What Came First… the Violence or the Video Games?

By Allison Mazur

June 13, 2016

In the United States video games usually get slammed for feeding violent behavior, especially first person shooter games like Call of Duty and Halo. Mass media research on the effects of video games has returned mixed results; some proponents of video games say there are no violent side effects, whereas the opponents say video games are inherently linked to violence. The problem lays in researchers’ vested interests, and attempts to produce data that support their theories.

Call of Duty 4: Modern Warfare (source: dimpdigital.com)

I’m no stranger to violent video games, having spent the last semester doing mass media research and coding a first person shooter video game for acts of morality. I’ve also played a handful of violent video games myself, although they don’t really appeal to me. I also took COM375 Audience Response to Entertainment last semester and we went over some current video game research and trends (another great class if you can squeeze an elective in). While catharsis is one theory of why people play video games (to release anger and other negative emotions), there is no definite link that says video games will result in violence.

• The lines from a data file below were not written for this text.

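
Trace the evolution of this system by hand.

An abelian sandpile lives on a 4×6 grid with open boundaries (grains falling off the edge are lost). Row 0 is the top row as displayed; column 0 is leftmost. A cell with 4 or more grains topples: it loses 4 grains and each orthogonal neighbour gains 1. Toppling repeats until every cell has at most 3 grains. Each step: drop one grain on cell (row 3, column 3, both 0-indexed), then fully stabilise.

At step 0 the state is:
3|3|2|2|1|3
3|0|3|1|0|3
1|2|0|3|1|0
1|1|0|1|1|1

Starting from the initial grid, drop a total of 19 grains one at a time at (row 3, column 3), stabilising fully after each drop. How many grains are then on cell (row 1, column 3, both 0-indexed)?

3

gen 0: 3|3|2|2|1|3
3|0|3|1|0|3
1|2|0|3|1|0
1|1|0|1|1|1
gen 1: 3|3|2|2|1|3
3|0|3|1|0|3
1|2|0|3|1|0
1|1|0|2|1|1
gen 2: 3|3|2|2|1|3
3|0|3|1|0|3
1|2|0|3|1|0
1|1|0|3|1|1
gen 3: 3|3|2|2|1|3
3|0|3|2|0|3
1|2|1|0|2|0
1|1|1|1|2|1
gen 4: 3|3|2|2|1|3
3|0|3|2|0|3
1|2|1|0|2|0
1|1|1|2|2|1
gen 5: 3|3|2|2|1|3
3|0|3|2|0|3
1|2|1|0|2|0
1|1|1|3|2|1
gen 6: 3|3|2|2|1|3
3|0|3|2|0|3
1|2|1|1|2|0
1|1|2|0|3|1
gen 7: 3|3|2|2|1|3
3|0|3|2|0|3
1|2|1|1|2|0
1|1|2|1|3|1
gen 8: 3|3|2|2|1|3
3|0|3|2|0|3
1|2|1|1|2|0
1|1|2|2|3|1
gen 9: 3|3|2|2|1|3
3|0|3|2|0|3
1|2|1|1|2|0
1|1|2|3|3|1
gen 10: 3|3|2|2|1|3
3|0|3|2|0|3
1|2|1|2|3|0
1|1|3|1|0|2
gen 11: 3|3|2|2|1|3
3|0|3|2|0|3
1|2|1|2|3|0
1|1|3|2|0|2
gen 12: 3|3|2|2|1|3
3|0|3|2|0|3
1|2|1|2|3|0
1|1|3|3|0|2
gen 13: 3|3|2|2|1|3
3|0|3|2|0|3
1|2|2|3|3|0
1|2|0|1|1|2
gen 14: 3|3|2|2|1|3
3|0|3|2|0|3
1|2|2|3|3|0
1|2|0|2|1|2
gen 15: 3|3|2|2|1|3
3|0|3|2|0|3
1|2|2|3|3|0
1|2|0|3|1|2
gen 16: 3|3|2|2|1|3
3|0|3|3|1|3
1|2|3|1|0|1
1|2|1|1|3|2
gen 17: 3|3|2|2|1|3
3|0|3|3|1|3
1|2|3|1|0|1
1|2|1|2|3|2
gen 18: 3|3|2|2|1|3
3|0|3|3|1|3
1|2|3|1|0|1
1|2|1|3|3|2
gen 19: 3|3|2|2|1|3
3|0|3|3|1|3
1|2|3|2|1|1
1|2|2|1|0|3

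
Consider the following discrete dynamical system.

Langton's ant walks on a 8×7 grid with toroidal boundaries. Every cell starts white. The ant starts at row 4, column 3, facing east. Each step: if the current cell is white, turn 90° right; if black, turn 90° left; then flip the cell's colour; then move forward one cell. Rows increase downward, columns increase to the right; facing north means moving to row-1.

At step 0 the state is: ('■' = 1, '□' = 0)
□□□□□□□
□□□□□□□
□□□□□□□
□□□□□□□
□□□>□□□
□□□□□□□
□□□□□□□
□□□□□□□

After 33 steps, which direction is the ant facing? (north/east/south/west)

south

k=0  □□□□□□□
□□□□□□□
□□□□□□□
□□□□□□□
□□□>□□□
□□□□□□□
□□□□□□□
□□□□□□□
k=1  □□□□□□□
□□□□□□□
□□□□□□□
□□□□□□□
□□□■□□□
□□□v□□□
□□□□□□□
□□□□□□□
k=2  □□□□□□□
□□□□□□□
□□□□□□□
□□□□□□□
□□□■□□□
□□<■□□□
□□□□□□□
□□□□□□□
k=3  □□□□□□□
□□□□□□□
□□□□□□□
□□□□□□□
□□^■□□□
□□■■□□□
□□□□□□□
□□□□□□□
k=4  □□□□□□□
□□□□□□□
□□□□□□□
□□□□□□□
□□■>□□□
□□■■□□□
□□□□□□□
□□□□□□□
k=5  □□□□□□□
□□□□□□□
□□□□□□□
□□□^□□□
□□■□□□□
□□■■□□□
□□□□□□□
□□□□□□□
k=6  □□□□□□□
□□□□□□□
□□□□□□□
□□□■>□□
□□■□□□□
□□■■□□□
□□□□□□□
□□□□□□□
k=7  □□□□□□□
□□□□□□□
□□□□□□□
□□□■■□□
□□■□v□□
□□■■□□□
□□□□□□□
□□□□□□□
k=8  □□□□□□□
□□□□□□□
□□□□□□□
□□□■■□□
□□■<■□□
□□■■□□□
□□□□□□□
□□□□□□□
k=9  □□□□□□□
□□□□□□□
□□□□□□□
□□□^■□□
□□■■■□□
□□■■□□□
□□□□□□□
□□□□□□□
k=10  □□□□□□□
□□□□□□□
□□□□□□□
□□<□■□□
□□■■■□□
□□■■□□□
□□□□□□□
□□□□□□□
k=11  □□□□□□□
□□□□□□□
□□^□□□□
□□■□■□□
□□■■■□□
□□■■□□□
□□□□□□□
□□□□□□□
k=12  □□□□□□□
□□□□□□□
□□■>□□□
□□■□■□□
□□■■■□□
□□■■□□□
□□□□□□□
□□□□□□□
k=13  □□□□□□□
□□□□□□□
□□■■□□□
□□■v■□□
□□■■■□□
□□■■□□□
□□□□□□□
□□□□□□□
k=14  □□□□□□□
□□□□□□□
□□■■□□□
□□<■■□□
□□■■■□□
□□■■□□□
□□□□□□□
□□□□□□□
k=15  □□□□□□□
□□□□□□□
□□■■□□□
□□□■■□□
□□v■■□□
□□■■□□□
□□□□□□□
□□□□□□□
k=16  □□□□□□□
□□□□□□□
□□■■□□□
□□□■■□□
□□□>■□□
□□■■□□□
□□□□□□□
□□□□□□□
k=17  □□□□□□□
□□□□□□□
□□■■□□□
□□□^■□□
□□□□■□□
□□■■□□□
□□□□□□□
□□□□□□□
k=18  □□□□□□□
□□□□□□□
□□■■□□□
□□<□■□□
□□□□■□□
□□■■□□□
□□□□□□□
□□□□□□□
k=19  □□□□□□□
□□□□□□□
□□^■□□□
□□■□■□□
□□□□■□□
□□■■□□□
□□□□□□□
□□□□□□□
k=20  □□□□□□□
□□□□□□□
□<□■□□□
□□■□■□□
□□□□■□□
□□■■□□□
□□□□□□□
□□□□□□□
k=21  □□□□□□□
□^□□□□□
□■□■□□□
□□■□■□□
□□□□■□□
□□■■□□□
□□□□□□□
□□□□□□□
k=22  □□□□□□□
□■>□□□□
□■□■□□□
□□■□■□□
□□□□■□□
□□■■□□□
□□□□□□□
□□□□□□□
k=23  □□□□□□□
□■■□□□□
□■v■□□□
□□■□■□□
□□□□■□□
□□■■□□□
□□□□□□□
□□□□□□□
k=24  □□□□□□□
□■■□□□□
□<■■□□□
□□■□■□□
□□□□■□□
□□■■□□□
□□□□□□□
□□□□□□□
k=25  □□□□□□□
□■■□□□□
□□■■□□□
□v■□■□□
□□□□■□□
□□■■□□□
□□□□□□□
□□□□□□□
k=26  □□□□□□□
□■■□□□□
□□■■□□□
<■■□■□□
□□□□■□□
□□■■□□□
□□□□□□□
□□□□□□□
k=27  □□□□□□□
□■■□□□□
^□■■□□□
■■■□■□□
□□□□■□□
□□■■□□□
□□□□□□□
□□□□□□□
k=28  □□□□□□□
□■■□□□□
■>■■□□□
■■■□■□□
□□□□■□□
□□■■□□□
□□□□□□□
□□□□□□□
k=29  □□□□□□□
□■■□□□□
■■■■□□□
■v■□■□□
□□□□■□□
□□■■□□□
□□□□□□□
□□□□□□□
k=30  □□□□□□□
□■■□□□□
■■■■□□□
■□>□■□□
□□□□■□□
□□■■□□□
□□□□□□□
□□□□□□□
k=31  □□□□□□□
□■■□□□□
■■^■□□□
■□□□■□□
□□□□■□□
□□■■□□□
□□□□□□□
□□□□□□□
k=32  □□□□□□□
□■■□□□□
■<□■□□□
■□□□■□□
□□□□■□□
□□■■□□□
□□□□□□□
□□□□□□□
k=33  □□□□□□□
□■■□□□□
■□□■□□□
■v□□■□□
□□□□■□□
□□■■□□□
□□□□□□□
□□□□□□□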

Yesterday we made it to the beautiful, albeit rainy and chilly, Scotland. We are staying in Edinburgh, and we can see Arthur’s Seat from our dorms. Today we met with Brian Baglow,  founder of Scottish Games Network, who gave a lecture on how video games are turning the whole field of media on its head. Baglow talked about how video games are trending to interactive virtual reality and augmented reality, which have incredible graphics and make the games seem more realistic. I used an Oculus Rift shortly after it was released to play a racing game in a lab experiment, and the result was insane. I felt like I was driving the car, although I was terrible at it and kept crashing into the wall. The Oculus Rift blocked out all surrounding visual distractions, and I wore headphones to block out all audio distractions. I was completely sucked into the game’s reality.

The Oculus Rift in action (source: oculus.com)

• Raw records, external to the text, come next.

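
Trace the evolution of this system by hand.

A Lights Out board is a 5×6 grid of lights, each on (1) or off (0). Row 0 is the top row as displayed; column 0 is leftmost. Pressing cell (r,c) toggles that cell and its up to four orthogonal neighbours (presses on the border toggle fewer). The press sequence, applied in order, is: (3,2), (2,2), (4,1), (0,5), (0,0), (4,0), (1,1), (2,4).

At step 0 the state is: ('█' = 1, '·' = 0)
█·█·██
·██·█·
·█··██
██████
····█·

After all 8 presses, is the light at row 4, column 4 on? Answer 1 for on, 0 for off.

gen 0: █·█·██
·██·█·
·█··██
██████
····█·
gen 1: █·█·██
·██·█·
·██·██
█···██
··█·█·
gen 2: █·█·██
·█··█·
···███
█·█·██
··█·█·
gen 3: █·█·██
·█··█·
···███
███·██
██··█·
gen 4: █·█···
·█··██
···███
███·██
██··█·
gen 5: ·██···
██··██
···███
███·██
██··█·
gen 6: ·██···
██··██
···███
·██·██
····█·
gen 7: ··█···
··█·██
·█·███
·██·██
····█·
gen 8: ··█···
··█··█
·█····
·██··█
····█·

1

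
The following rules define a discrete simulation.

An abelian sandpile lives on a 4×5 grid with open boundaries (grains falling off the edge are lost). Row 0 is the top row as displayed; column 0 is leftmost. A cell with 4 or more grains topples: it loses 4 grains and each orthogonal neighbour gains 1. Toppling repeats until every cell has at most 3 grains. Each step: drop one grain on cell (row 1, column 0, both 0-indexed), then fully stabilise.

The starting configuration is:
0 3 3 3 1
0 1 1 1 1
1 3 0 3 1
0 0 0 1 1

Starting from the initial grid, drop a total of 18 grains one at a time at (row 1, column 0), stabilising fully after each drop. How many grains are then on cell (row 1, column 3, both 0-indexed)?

3

[0] 0 3 3 3 1
0 1 1 1 1
1 3 0 3 1
0 0 0 1 1
[1] 0 3 3 3 1
1 1 1 1 1
1 3 0 3 1
0 0 0 1 1
[2] 0 3 3 3 1
2 1 1 1 1
1 3 0 3 1
0 0 0 1 1
[3] 0 3 3 3 1
3 1 1 1 1
1 3 0 3 1
0 0 0 1 1
[4] 1 3 3 3 1
0 2 1 1 1
2 3 0 3 1
0 0 0 1 1
[5] 1 3 3 3 1
1 2 1 1 1
2 3 0 3 1
0 0 0 1 1
[6] 1 3 3 3 1
2 2 1 1 1
2 3 0 3 1
0 0 0 1 1
[7] 1 3 3 3 1
3 2 1 1 1
2 3 0 3 1
0 0 0 1 1
[8] 2 3 3 3 1
0 3 1 1 1
3 3 0 3 1
0 0 0 1 1
[9] 2 3 3 3 1
1 3 1 1 1
3 3 0 3 1
0 0 0 1 1
[10] 2 3 3 3 1
2 3 1 1 1
3 3 0 3 1
0 0 0 1 1
[11] 2 3 3 3 1
3 3 1 1 1
3 3 0 3 1
0 0 0 1 1
[12] 0 2 1 0 2
3 2 3 2 1
1 1 1 3 1
1 1 0 1 1
[13] 1 2 1 0 2
0 3 3 2 1
2 1 1 3 1
1 1 0 1 1
[14] 1 2 1 0 2
1 3 3 2 1
2 1 1 3 1
1 1 0 1 1
[15] 1 2 1 0 2
2 3 3 2 1
2 1 1 3 1
1 1 0 1 1
[16] 1 2 1 0 2
3 3 3 2 1
2 1 1 3 1
1 1 0 1 1
[17] 2 3 2 0 2
1 1 0 3 1
3 2 2 3 1
1 1 0 1 1
[18] 2 3 2 0 2
2 1 0 3 1
3 2 2 3 1
1 1 0 1 1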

Now what does this have to do with violence and video games like discussed above? At the end of the lecture, a peer asked Baglow about the link between violence and video games in Scotland, and if it was similar to how the US perceived them. He said that there wasn’t that assumption of causation in Scotland like there is in the United States. Baglow said he thought the need to blame video games for violence is just looking for an excuse. Like I said earlier, there isn’t much concrete evidence for either side of the debate. So my question is how will advances in virtual and augmented reality affect this ongoing debate about the link between violence and video games? How will technology like the Oculus Rift either support or undermine past research? I suppose only time will tell.